Wednesday, February 09, 2011

Squeak is 4! And, how to talk to current and potential foster parents?

So I just saw the comment on an old entry asking if anyone was still around to update.

Unbelievably, our little guy is four now.
He's doing great.
He's brilliant and sweet and creative. He says mind-blowing things on a regular basis. He's still kinda clingy but he's doing well socially with his peers too. He's obsessed with Toy Story. And our kiddo does obsession well! It gets boring fast. Ah well...

I came back and took a peak at this blog after a long time away because a member of my community is in the process of getting licensed through the county we worked with.
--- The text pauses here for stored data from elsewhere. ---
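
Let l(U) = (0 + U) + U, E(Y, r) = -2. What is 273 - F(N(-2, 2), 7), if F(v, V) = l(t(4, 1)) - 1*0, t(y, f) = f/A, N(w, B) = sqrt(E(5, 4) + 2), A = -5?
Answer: 1367/5 ≈ 273.40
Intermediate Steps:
N(w, B) = 0 (N(w, B) = sqrt(-2 + 2) = sqrt(0) = 0)
t(y, f) = -f/5 (t(y, f) = f/(-5) = f*(-1/5) = -f/5)
l(U) = 2*U (l(U) = U + U = 2*U)
F(v, V) = -2/5 (F(v, V) = 2*(-1/5*1) - 1*0 = 2*(-1/5) + 0 = -2/5 + 0 = -2/5)
273 - F(N(-2, 2), 7) = 273 - 1*(-2/5) = 273 + 2/5 = 1367/5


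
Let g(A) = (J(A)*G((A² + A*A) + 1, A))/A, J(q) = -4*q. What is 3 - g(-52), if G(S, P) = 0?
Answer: 3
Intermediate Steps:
J(q) = -4*q
g(A) = 0 (g(A) = (-4*A*0)/A = 0/A = 0)
3 - g(-52) = 3 - 1*0 = 3 + 0 = 3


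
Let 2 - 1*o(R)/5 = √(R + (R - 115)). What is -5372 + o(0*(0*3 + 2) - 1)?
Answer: -5362 - 15*I*√13 ≈ -5362.0 - 54.083*I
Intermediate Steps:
o(R) = 10 - 5*√(-115 + 2*R) (o(R) = 10 - 5*√(R + (R - 115)) = 10 - 5*√(R + (-115 + R)) = 10 - 5*√(-115 + 2*R))
-5372 + o(0*(0*3 + 2) - 1) = -5372 + (10 - 5*√(-115 + 2*(0*(0*3 + 2) - 1))) = -5372 + (10 - 5*√(-115 + 2*(0*(0 + 2) - 1))) = -5372 + (10 - 5*√(-115 + 2*(0*2 - 1))) = -5372 + (10 - 5*√(-115 + 2*(0 - 1))) = -5372 + (10 - 5*√(-115 + 2*(-1))) = -5372 + (10 - 5*√(-115 - 2)) = -5372 + (10 - 15*I*√13) = -5362 - 15*I*√13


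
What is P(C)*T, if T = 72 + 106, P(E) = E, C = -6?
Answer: -1068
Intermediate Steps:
T = 178
P(C)*T = -6*178 = -1068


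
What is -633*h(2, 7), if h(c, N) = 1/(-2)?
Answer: 633/2 ≈ 316.50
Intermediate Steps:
h(c, N) = -1/2
-633*h(2, 7) = -633*(-1/2) = 633/2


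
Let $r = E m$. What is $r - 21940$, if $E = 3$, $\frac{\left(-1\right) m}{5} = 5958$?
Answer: $-111310$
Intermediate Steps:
$m = -29790$ ($m = \left(-5\right) 5958 = -29790$)
$r = -89370$ ($r = 3 \left(-29790\right) = -89370$)
$r - 21940 = -89370 - 21940 = -111310$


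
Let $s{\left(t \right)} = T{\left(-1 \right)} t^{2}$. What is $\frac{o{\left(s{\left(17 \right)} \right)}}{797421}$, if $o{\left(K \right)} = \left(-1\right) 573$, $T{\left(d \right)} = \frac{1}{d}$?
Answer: $- \frac{191}{265807} \approx -0.00071857$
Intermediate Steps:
$s{\left(t \right)} = - t^{2}$ ($s{\left(t \right)} = \frac{t^{2}}{-1} = - t^{2}$)
$o{\left(K \right)} = -573$
$\frac{o{\left(s{\left(17 \right)} \right)}}{797421} = - \frac{573}{797421} = \left(-573\right) \frac{1}{797421} = - \frac{191}{265807}$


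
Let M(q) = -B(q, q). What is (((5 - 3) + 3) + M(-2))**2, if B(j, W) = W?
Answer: 49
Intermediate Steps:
M(q) = -q
(((5 - 3) + 3) + M(-2))**2 = (((5 - 3) + 3) - 1*(-2))**2 = ((2 + 3) + 2)**2 = (5 + 2)**2 = 7**2 = 49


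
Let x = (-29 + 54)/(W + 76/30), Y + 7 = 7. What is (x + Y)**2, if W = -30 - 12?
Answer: 140625/350464 ≈ 0.40125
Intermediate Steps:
Y = 0 (Y = -7 + 7 = 0)
W = -42
x = -375/592 (x = (-29 + 54)/(-42 + 76/30) = 25/(-42 + 76*(1/30)) = 25/(-42 + 38/15) = 25/(-592/15) = 25*(-15/592) = -375/592 ≈ -0.63345)
(x + Y)**2 = (-375/592 + 0)**2 = (-375/592)**2 = 140625/350464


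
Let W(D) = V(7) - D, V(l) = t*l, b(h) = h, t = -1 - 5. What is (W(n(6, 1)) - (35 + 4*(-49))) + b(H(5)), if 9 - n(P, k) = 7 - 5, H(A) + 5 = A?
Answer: 112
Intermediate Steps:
H(A) = -5 + A
t = -6
n(P, k) = 7 (n(P, k) = 9 - (7 - 5) = 9 - 1*2 = 9 - 2 = 7)
V(l) = -6*l
W(D) = -42 - D (W(D) = -6*7 - D = -42 - D)
(W(n(6, 1)) - (35 + 4*(-49))) + b(H(5)) = ((-42 - 1*7) - (35 + 4*(-49))) + (-5 + 5) = ((-42 - 7) - (35 - 196)) + 0 = (-49 - 1*(-161)) + 0 = (-49 + 161) + 0 = 112 + 0 = 112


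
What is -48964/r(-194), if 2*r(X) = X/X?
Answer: -97928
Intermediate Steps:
r(X) = ½ (r(X) = (X/X)/2 = (½)*1 = ½)
-48964/r(-194) = -48964/½ = -48964*2 = -97928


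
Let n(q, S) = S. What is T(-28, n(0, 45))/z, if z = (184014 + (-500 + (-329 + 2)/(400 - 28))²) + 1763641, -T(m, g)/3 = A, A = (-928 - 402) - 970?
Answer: 106094400/33804671161 ≈ 0.0031385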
I wanted to share some of my perspective, so she could be as prepared as possible for the terrible realities of the system. And possibly choose not to take her family down that road.

Another community member posted on FaceBook a few days ago a link to an article claiming (like a recent commenter did here) that counties are stealing kids for foster care because it brings money in. And then in the discussion that spurned, another article by a social worker in the foster care system who knows the iffiness of what she does for her job but thinks "better me than someone else."

The morality of being involved in the foster system in any voluntary way (meaning case workers and foster parents, rather than birth parents or children) is such a fuzzy grey area thing. I can't make heads or tails of it. And I can't judge others for which side of the line they land on, as long as they're seeing the line with their eyes open.

However, there's another whole level of ethical concern to consider when there are already children in the home. I would never foster through the county again now that I have a kid. The mismanagement and meanness is too risky to my family's health. Would I do it through a more competent private agency, which would still be subject to some of the limitations that the county has as far as getting a decent outcome for the children in its charge? Maybe... But it'd take a LOT for me to trust any agency again as far as they need to be trusted to become that deeply enmeshed in my family's life.

I have struggled so much with thinking the existing system should be shut down and that no reform is good enough, yet really wanting to see SOME competence within the system since it doesn't seem to be going anywhere any time soon. If there were good case-workers, more good foster parents would stick around (I personally know MANY who have been burned too many times by the incompetence and will never go back). And the kids would be so much better served. I would still think it was an unethical and wrong-headed approach to dealing with child abuse, but maybe it could stop causing quite as much harm.

So does it make sense to encourage ethical people who are good parents to be involved in foster care? Or to discourage people you value from getting themselves trampled by the foster care monster?

Not that it matters, entirely. People will make their own decisions. But I'm struggling with this right now.